Not only still here, but still arriving. What is it about Africa that attracts so many do- gooder charlatans? Be they old-time religious pioneers or those of the newer academic and socio-political kind, they continue to be drawn, they continue to surge in, to paint their notional advices and prejudices. Every day you hear them being interviewed on the SABC, the eager doctrine salesmen, the healers for all South African ills.
Perhaps they are only reaffirming sentiments originally expressed by the London Missionary Society which, in the early 19th century, openly admitted its concern, describing Africa as “that sore continent in need of God’s revelation”. Without being invited the society sent forth messengers like the well-meaning but preposterous Reverend John Campbell, one of hosts of inspired people who, in pursuit of their mission, showed ignorance, myopia, arrogance and many other hallmarks of the deeply pious.
Campbell’s diaries, Travels in Africa abound with fatuous observations. One in particular haunts. Campbell visited the Corannas, an Etosha nomadic group living a Zen-like existence, in unconditional affinity with their environment. Of this happy conjunction, Campbell observed: “The savages here walk in single file, possibly due to the lack of subjects for conversation.”
Playing the part of the serpent in this new Eden, Campbell spent “many long evenings” trying to explain to the Corannas that there was something called “sin” in the world. It was their first introduction to the concept of malfeasance, together with its collateral Christian guilt and envy, imported and expounded to people who, until Campbell, had been getting along perfectly well without it.
All of which brings me to the subject of John Pilger, a do-gooder missionary if ever there was one. Having not seen it, I cannot comment on Pilger’s television programme about South Africa. But, in his more recent Mail & Guardian article, in which he attempts to drag to heel the SABC’s senior political proctophile , Allister Sparks, he has my fullest sympathy. Where I take issue is with a statement at the end of the same piece, in which Pilger sermonises about one of the mutant forms of censorship, acquiescence in authoritarian will: “This is how censorship spreads: at first indirect and insidious, followed invariably by the most virulent form – self-censorship”.
With these plush words, the Reverend Mr Pilger flows into exactly the same mould as an unctuous piece of advice once proffered by the actress, Janet Suzman.

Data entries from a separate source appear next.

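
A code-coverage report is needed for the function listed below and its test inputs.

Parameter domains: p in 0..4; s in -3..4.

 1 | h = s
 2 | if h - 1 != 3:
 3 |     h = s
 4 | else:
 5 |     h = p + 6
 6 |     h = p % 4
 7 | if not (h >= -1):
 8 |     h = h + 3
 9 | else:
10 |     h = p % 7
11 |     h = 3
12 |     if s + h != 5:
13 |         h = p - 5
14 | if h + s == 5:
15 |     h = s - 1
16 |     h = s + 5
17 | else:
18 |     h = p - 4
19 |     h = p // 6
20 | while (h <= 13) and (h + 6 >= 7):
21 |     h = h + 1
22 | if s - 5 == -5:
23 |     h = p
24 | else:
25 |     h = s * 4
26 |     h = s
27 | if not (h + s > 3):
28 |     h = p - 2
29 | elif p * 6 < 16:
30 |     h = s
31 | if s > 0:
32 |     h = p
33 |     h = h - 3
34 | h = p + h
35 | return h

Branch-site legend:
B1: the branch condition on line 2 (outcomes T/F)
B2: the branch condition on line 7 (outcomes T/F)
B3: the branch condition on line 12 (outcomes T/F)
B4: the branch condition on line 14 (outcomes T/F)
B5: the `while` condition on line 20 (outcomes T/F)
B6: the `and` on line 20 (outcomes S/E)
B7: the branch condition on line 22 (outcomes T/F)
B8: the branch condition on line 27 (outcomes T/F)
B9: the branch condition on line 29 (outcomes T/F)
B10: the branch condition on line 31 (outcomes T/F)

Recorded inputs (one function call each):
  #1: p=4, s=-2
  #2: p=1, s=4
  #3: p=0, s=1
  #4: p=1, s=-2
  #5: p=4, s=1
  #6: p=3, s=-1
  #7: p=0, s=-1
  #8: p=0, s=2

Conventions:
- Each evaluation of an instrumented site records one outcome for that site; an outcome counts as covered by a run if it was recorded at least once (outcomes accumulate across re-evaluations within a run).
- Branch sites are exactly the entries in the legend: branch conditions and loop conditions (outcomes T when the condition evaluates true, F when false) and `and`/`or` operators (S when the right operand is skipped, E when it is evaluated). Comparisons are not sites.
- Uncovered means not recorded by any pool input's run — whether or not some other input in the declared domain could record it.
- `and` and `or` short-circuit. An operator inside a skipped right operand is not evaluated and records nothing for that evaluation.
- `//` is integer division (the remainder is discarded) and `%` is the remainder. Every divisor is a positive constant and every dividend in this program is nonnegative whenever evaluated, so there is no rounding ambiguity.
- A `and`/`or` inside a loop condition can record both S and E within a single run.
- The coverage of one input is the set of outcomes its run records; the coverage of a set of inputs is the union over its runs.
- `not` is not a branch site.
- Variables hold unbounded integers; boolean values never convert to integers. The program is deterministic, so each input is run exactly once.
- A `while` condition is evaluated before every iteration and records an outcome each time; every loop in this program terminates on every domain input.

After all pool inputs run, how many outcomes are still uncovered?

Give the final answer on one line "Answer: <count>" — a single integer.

test 1 (p=4, s=-2) hits B1=T, B2=T, B4=F, B5=F, B6=E, B7=F, B8=T, B10=F
test 2 (p=1, s=4) hits B1=F, B2=F, B3=T, B4=F, B5=F, B6=E, B7=F, B8=F, B9=T, B10=T
test 3 (p=0, s=1) hits B1=T, B2=F, B3=T, B4=F, B5=F, B6=E, B7=F, B8=T, B10=T
test 4 (p=1, s=-2) hits B1=T, B2=T, B4=F, B5=F, B6=E, B7=F, B8=T, B10=F
test 5 (p=4, s=1) hits B1=T, B2=F, B3=T, B4=F, B5=F, B6=E, B7=F, B8=T, B10=T
test 6 (p=3, s=-1) hits B1=T, B2=F, B3=T, B4=F, B5=F, B6=E, B7=F, B8=T, B10=F
test 7 (p=0, s=-1) hits B1=T, B2=F, B3=T, B4=F, B5=F, B6=E, B7=F, B8=T, B10=F
test 8 (p=0, s=2) hits B1=T, B2=F, B3=F, B4=T, B5=T, B5=F, B6=S, B6=E, B7=F, B8=F, B9=T, B10=T
union over the pool: B1=T, B1=F, B2=T, B2=F, B3=T, B3=F, B4=T, B4=F, B5=T, B5=F, B6=S, B6=E, B7=F, B8=T, B8=F, B9=T, B10=T, B10=F
uncovered (2 of 20): B7=T, B9=F

Answer: 2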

In the 1980s she addressed some elitist women’s shopping-group luncheon party in Cape Town. Janet also preached on the dangers of censorship. Censorship, she explained with a rueful smile, is actually terribly bad for one. And one really should try to do something about it instead of just sitting there accepting it.
Janet Suzman’s Hidden Dangers of Censorship sermon was reproduced in the press. I remember writing a newspaper piece in response in which, with my usual latitudinarian charity, I suggested that Janet should try pissing up someone else’s rope. We didn’t need some smirking theatrical evangelist telling us why censorship was bad, or how to fight it. Utterly without any help from he r – or her fellow British thespians – South Africans had already worked all this out for themselves.
Warning active South African voices about censorship was like giving a lecture on the need for efficient contraception in a brothel. ” We’d already done something about that, m’dear.”
Exactly the same sentiments are hereby offered to Mr Pilger. I don’t mind him sounding off about censorship. Every little bit helps. What I do resent is the way he ignores the prodigious effort, thought and bustle that have gone into disputing censorship in South Africa – long before he arrived to tell us how necessary this was. Writers, academics, artists, lawyers, editors – too lengthy these lists to publish here.
For a meticulously researched overview, I recommend to Mr Pilger, Christopher Merrett’s copious study of “secrecy and intellectual suppression in South Africa”. It’s called A Culture of Censorship. A reporter of Mr Pilger’s acknowledged worth might read it before next he offers us smug advice.
What I am saying, Father Pilger, is when we savages walk in single file, it’s usually in the sensible hope that the savage walking in front stands on the puffadder before you do.
Another form of censorship? At least it’s our own.